Clearly, the CGE forecasts do not match the observed outcome. Both projections significantly underestimate the actual observed flows. Nevertheless, the Commission’s study claims that the impact assessment study offered “sound projections”, while concluding that

“the EU-Korea FTA generated greater-than-expected EU export growth.”

In other words, the Commission reads figure 1 as: The CGE projections are good, but the FTA has been even better.

Figure 2: EU exports to Korea (in bn EUR)

But how good were these predictions really? In order to get a better grasp on the accuracy of the CGE projections and the impact of the EU-Korea FTA, we look at what trajectory EU exports to Korea had taken before the FTA. While the past may not predict the future, the historical trajectory can offer a rudimentary means of comparison and should always be included in such type of analysis.  So let us “zoom out” of figure 1 to enlarge the time horizon. Figure 2 does the job and puts figure 1 in historical context. Having the broader picture, both the effect of the FTA and the predictions of its effects based on CGE modeling appear in a different light: The observed post-FTA data simply follow their pre-agreement path. In contrast, the CGE forecasts predicted a weakening of export growth.

Would the projections have been better had they been based on different models? The authors of the 2010 CEPII/ATLASS impact assessment study undertook their study with 2004 GTAP data. Putting ourselves into their shoes and acknowledging the data constraints they were facing, we generate an alternative prediction using a much simpler method.

Figure 3: Predicted export volumes based on time trend

We predict export volumes on the basis of a simple linear regression on the time trend of exports before the onset of the financial crisis (dotted vertical red line in figure 3), which we define as September 2008, when Lehman Brothers filed for bankruptcy. The ensuing economic downturn was largely exogenous to any economic forecasting at the time.  We chose 2004 as the starting date, as the EU has undergone its most significant expansion at that time. Our predictions are represented by the orange dashed fitted line in figure 3. We observe a good fit with the actual data after the entry into force of the EU-Korea FTA (right of the solid vertical line) – a fit that is also more accurate than either prediction of the CGE exercise (whose trajectories are displayed in the same colors as in the previous graphs).

Figure 4: Ratio of observed export over predicted (in %)
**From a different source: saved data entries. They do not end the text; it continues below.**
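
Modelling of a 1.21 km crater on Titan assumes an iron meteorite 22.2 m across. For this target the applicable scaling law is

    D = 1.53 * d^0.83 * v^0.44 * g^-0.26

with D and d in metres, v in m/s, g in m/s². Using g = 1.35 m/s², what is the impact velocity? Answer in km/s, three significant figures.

v ≈ 13.3 km/s

Rearranging for v: v = [D / (1.53 · 22.2^0.83 · 1.35^-0.26)]^(1/0.44).
D = 1210 m.
22.2^0.83 = 13.11
1.35^-0.26 = 0.9249
Denominator = 1.53 × 13.11 × 0.9249 = 18.55
D / 18.55 = 1210 / 18.55 = 65.23
v = 65.23^(1/0.44) = 65.23^2.2727 = 13295 m/s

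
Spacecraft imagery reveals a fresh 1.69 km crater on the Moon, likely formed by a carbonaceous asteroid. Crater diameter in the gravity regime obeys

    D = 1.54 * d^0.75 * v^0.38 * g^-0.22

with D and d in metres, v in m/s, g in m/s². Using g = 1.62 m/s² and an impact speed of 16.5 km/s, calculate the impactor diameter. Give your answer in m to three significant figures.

d ≈ 95.2 m

Rearranging for d: d = [D / (1.54 · 16500^0.38 · 1.62^-0.22)]^(1/0.75).
D = 1690 m.
16500^0.38 = 40.05
1.62^-0.22 = 0.8993
Denominator = 1.54 × 40.05 × 0.8993 = 55.47
D / 55.47 = 1690 / 55.47 = 30.47
d = 30.47^(1/0.75) = 30.47^1.3333 = 95.16 m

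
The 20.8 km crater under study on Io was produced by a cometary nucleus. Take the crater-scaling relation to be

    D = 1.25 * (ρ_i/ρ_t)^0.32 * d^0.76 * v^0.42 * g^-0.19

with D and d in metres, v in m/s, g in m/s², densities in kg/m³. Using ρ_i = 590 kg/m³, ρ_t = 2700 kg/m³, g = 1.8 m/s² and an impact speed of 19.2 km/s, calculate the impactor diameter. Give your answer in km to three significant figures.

Rearranging for d: d = [D / (1.25 · (590/2700)^0.32 · 19200^0.42 · 1.8^-0.19)]^(1/0.76).
D = 20800 m.
(590/2700)^0.32 = 0.6147
19200^0.42 = 62.95
1.8^-0.19 = 0.8943
Denominator = 1.25 × 0.6147 × 62.95 × 0.8943 = 43.26
D / 43.26 = 20800 / 43.26 = 480.8
d = 480.8^(1/0.76) = 480.8^1.3158 = 3380 m

d ≈ 3.38 km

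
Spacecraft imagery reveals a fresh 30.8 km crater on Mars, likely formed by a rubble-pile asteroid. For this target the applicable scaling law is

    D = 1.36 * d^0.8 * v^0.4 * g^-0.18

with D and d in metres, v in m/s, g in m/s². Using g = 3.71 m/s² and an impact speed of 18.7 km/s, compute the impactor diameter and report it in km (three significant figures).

d ≈ 2.73 km

Rearranging for d: d = [D / (1.36 · 18700^0.4 · 3.71^-0.18)]^(1/0.8).
D = 30800 m.
18700^0.4 = 51.14
3.71^-0.18 = 0.7898
Denominator = 1.36 × 51.14 × 0.7898 = 54.93
D / 54.93 = 30800 / 54.93 = 560.7
d = 560.7^(1/0.8) = 560.7^1.25 = 2728 m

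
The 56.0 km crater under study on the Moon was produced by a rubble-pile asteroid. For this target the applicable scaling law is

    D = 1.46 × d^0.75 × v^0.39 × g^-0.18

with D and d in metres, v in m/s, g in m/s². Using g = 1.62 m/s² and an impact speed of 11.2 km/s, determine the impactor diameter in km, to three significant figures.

Rearranging for d: d = [D / (1.46 · 11200^0.39 · 1.62^-0.18)]^(1/0.75).
D = 56000 m.
11200^0.39 = 37.95
1.62^-0.18 = 0.9168
Denominator = 1.46 × 37.95 × 0.9168 = 50.80
D / 50.80 = 56000 / 50.80 = 1102
d = 1102^(1/0.75) = 1102^1.3333 = 11380 m

d ≈ 11.4 km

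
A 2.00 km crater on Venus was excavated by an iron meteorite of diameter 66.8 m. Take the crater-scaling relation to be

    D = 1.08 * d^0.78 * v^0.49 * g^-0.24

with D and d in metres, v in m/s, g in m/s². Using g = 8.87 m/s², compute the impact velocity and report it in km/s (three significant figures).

Rearranging for v: v = [D / (1.08 · 66.8^0.78 · 8.87^-0.24)]^(1/0.49).
D = 2000 m.
66.8^0.78 = 26.50
8.87^-0.24 = 0.5922
Denominator = 1.08 × 26.50 × 0.5922 = 16.95
D / 16.95 = 2000 / 16.95 = 118.0
v = 118.0^(1/0.49) = 118.0^2.0408 = 16916 m/s

v ≈ 16.9 km/s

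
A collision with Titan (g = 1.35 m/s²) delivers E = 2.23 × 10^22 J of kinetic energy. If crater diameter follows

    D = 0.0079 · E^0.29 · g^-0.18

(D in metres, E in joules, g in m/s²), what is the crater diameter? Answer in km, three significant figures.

D ≈ 22.7 km

E^0.29 = (2.23 × 10^22)^0.29 = 3.027 × 10^6
g^-0.18 = 1.35^-0.18 = 0.9474
D = 0.0079 × 3.027 × 10^6 × 0.9474 = 22655 m
   = 22.66 km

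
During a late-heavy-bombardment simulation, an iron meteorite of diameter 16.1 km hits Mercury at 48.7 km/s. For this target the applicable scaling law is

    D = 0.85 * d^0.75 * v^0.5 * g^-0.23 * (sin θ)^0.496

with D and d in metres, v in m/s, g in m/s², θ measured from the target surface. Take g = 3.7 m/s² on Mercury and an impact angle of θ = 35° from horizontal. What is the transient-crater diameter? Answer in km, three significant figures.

In SI units: d = 16100 m, v = 48700 m/s.
d^0.75 = 16100^0.75 = 1429
v^0.5 = 48700^0.5 = 220.7
g^-0.23 = 3.7^-0.23 = 0.7401
(sin 35°)^0.496 = 0.5736^0.496 = 0.7590
D = 0.85 × 1429 × 220.7 × 0.7401 × 0.7590 = 1.506 × 10^5 m
   = 150.6 km

D ≈ 151 km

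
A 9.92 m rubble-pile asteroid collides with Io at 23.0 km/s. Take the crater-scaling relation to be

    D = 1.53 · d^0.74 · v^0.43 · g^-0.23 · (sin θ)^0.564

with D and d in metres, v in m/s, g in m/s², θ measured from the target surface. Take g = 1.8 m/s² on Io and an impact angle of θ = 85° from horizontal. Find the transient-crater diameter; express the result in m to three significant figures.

In SI units: v = 23000 m/s.
d^0.74 = 9.92^0.74 = 5.463
v^0.43 = 23000^0.43 = 75.08
g^-0.23 = 1.8^-0.23 = 0.8735
(sin 85°)^0.564 = 0.9962^0.564 = 0.9979
D = 1.53 × 5.463 × 75.08 × 0.8735 × 0.9979 = 547.0 m

D ≈ 547 m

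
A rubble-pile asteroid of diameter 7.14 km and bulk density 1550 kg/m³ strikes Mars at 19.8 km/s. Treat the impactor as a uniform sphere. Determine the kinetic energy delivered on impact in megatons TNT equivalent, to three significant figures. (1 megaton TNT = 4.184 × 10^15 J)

E ≈ 1.38 × 10^7 Mt TNT

d = 7140 m; v = 19800 m/s.
Mass m = (π/6) ρ d³ = (π/6) × 1550 × (7140)³ = 2.954 × 10^14 kg
E = ½ m v² = 0.5 × 2.954 × 10^14 × (19800)² = 5.790 × 10^22 J
   = 5.790 × 10^22 / 4.184×10^15 = 1.384 × 10^7 Mt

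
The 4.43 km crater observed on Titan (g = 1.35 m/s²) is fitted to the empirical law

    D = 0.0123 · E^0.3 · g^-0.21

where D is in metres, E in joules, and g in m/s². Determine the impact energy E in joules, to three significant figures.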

Figure 4 provides an overview of the accuracy of the different forecasts for each calendar year. The dashed horizontal line indicates a perfect fit, where observed trade volumes exactly match the prediction. The green bar reflects our forecasts based on pre-financial crisis data, the yellow and red bars display the results of the CGE 1 and CGE 2 models. The Commission concludes that the CGE predictions were good, and the FTA even better. The quite constant export growth rates pre- and post-FTA, as well as the sizable error margin of CGE projections amounting to over 20%, remain unaccounted for. In contrast, a simple linear extrapolation of historical export data would have predicted observed exports to Korea in 2015 with half as much of an error (10%).

The insight that EU exports to Korea have persisted at their historical growth rate does not let us conclude that the EU-Korea FTA had no effect.  In the absence of a sensible counterfactual, we cannot reasonably make such a claim. Conversely, however, noting that their growth rate has outpaced unreasonably low CGE projections does not allow the inverse conclusion that it has been a success. The fact that a simple linear extrapolation of historical trade flows would have provided a more accurate result than the CGE-based forecasts should make us pause when applying such models to future agreements. In times of rising anti-globalization sentiment and looming protectionist battlegrounds, the stakes are too high to jump to conclusions.